NBLN has a per-cell rigid-translation gauge (\(C\) degrees of freedom, one per cell) that needs structural pinning to produce a well-identified fit. SCRIBE addresses this with a three-phase pipeline:

import scribe, numpy as np

# Phase 1: SVI cascade source (NBVCP-SVI on the same data)
svi_results = scribe.fit(
    adata, model="nbvcp", parameterization="mean_odds",
    priors={"capture_efficiency": (np.log(100_000), 0.5)},
    inference_method="svi", n_steps=50_000,
)

# Phases 2+3: NBLN-Laplace with cascade freeze + loadings shrinkage
laplace_results = scribe.fit(
    adata, model="nbln", inference_method="laplace",
    # Phase 1: pass the cascade source. Empirical Gaussian priors on
    # r, mu, eta from the SVI posterior are derived and injected as
    # soft priors in the Laplace loss.
    informative_priors_from=svi_results,
    informative_priors_tau=1.0,
    # Phase 2: freeze r and eta at the cascade MAPs. Pins the per-cell
    # rigid-translation gauge structurally. Frozen params route
    # through cascade_source for PPC and distributions to preserve
    # full SVI guide fidelity.
    informative_priors_freeze=("r", "eta"),       # default
    # Phase 3: loadings shrinkage. Lets latent_dim be generous and
    # picks the effective rank adaptively. See the loadings-shrinkage
    # theory page for the strategy catalog and calibration workflow.
    priors={
        "capture_efficiency": (np.log(100_000), 0.5),
        "loadings": {
            "type": "horseshoe_columnwise",
            "tau_scale": 1.0,
        },
    },
    latent_dim=16,
    n_steps=20_000,
)

# Inspect effective rank + correlation structure
print(laplace_results.w_prior_diagnostics["effective_rank"])  # adaptive rank
diag = laplace_results.get_gauge_diagnostics()
print(diag["gauge_contamination_ratio"])                      # should be < 0.05

# Gauge-invariant loadings for cross-gene correlation analysis
W_perp = laplace_results.get_W_compositional()

Phase	Mechanism	Default
1. Soft cascade	SVI posterior → empirical Gaussian priors → Laplace loss	Activated by `informative_priors_from=`
2. Hard freeze	Selected cascade-derived params pinned at MAP, excluded from optimizer	`("r", "eta")`
3. Loadings shrinkage	Adaptive rank selection on the columns of \(W_\perp\)	None (opt-in)

The three phases are orthogonal — you can use any subset.

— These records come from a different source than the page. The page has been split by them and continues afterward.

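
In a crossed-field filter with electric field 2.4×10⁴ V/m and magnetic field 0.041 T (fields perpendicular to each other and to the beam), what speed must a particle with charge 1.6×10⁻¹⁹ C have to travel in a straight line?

Zero net Lorentz force requires |qE| = |q v×B|, i.e. E = vB.
v = E/B = 2.4×10⁴/0.041 = 5.9×10⁵ m/s.

v = 5.9×10⁵ m/s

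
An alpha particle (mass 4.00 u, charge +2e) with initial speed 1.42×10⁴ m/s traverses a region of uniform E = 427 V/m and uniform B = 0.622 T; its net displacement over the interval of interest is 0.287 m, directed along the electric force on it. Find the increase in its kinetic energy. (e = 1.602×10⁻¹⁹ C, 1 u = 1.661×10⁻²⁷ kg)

ΔKE ≈ 3.93×10⁻¹⁷ J

The magnetic force is always ⟂ v and does no work; only the electric force changes KE.
ΔKE = F_E · d = |q|E d = (3.204×10⁻¹⁹)(427)(0.287) ≈ 3.93×10⁻¹⁷ J.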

The combined recipe above is the recommended production workflow for NBLN fits.

Theory: NB Log-Normal Model, Loadings-Matrix Shrinkage Priors

Results¶

scribe.fit() with inference_method="laplace" returns a ScribeLaplaceResults object. See the Results Class page for the full API, including MAP-only and Laplace-uncertainty posterior predictive checks.

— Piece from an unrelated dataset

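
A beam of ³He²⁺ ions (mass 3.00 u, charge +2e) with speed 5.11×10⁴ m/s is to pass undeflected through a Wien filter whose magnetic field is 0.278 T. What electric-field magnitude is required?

For straight-line motion qE = qvB, so E = vB.
E = 5.11×10⁴ × 0.278 = 1.42×10⁴ V/m.

E = 1.42×10⁴ V/m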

Combining Inference Methods¶

SVI then MCMC¶

The most common multi-method workflow is SVI for fast exploration followed by MCMC for publication-quality posteriors:

flowchart LR
    A["SVI (fast)"] -->|"svi_init="| B["MCMC (exact)"]
    A --> C["Explore results"]
    B --> D["Final analysis"]

SVI then DE / Model Comparison¶

SVI results feed directly into downstream analyses:

flowchart LR
    A["scribe.fit()"] --> B["Differential Expression"]
    A --> C["Model Comparison"]
    A --> D["Posterior Predictive Checks"]
    A --> E["Bayesian Denoising"]

See the Differential Expression and Model Comparison guides for details on these downstream analyses.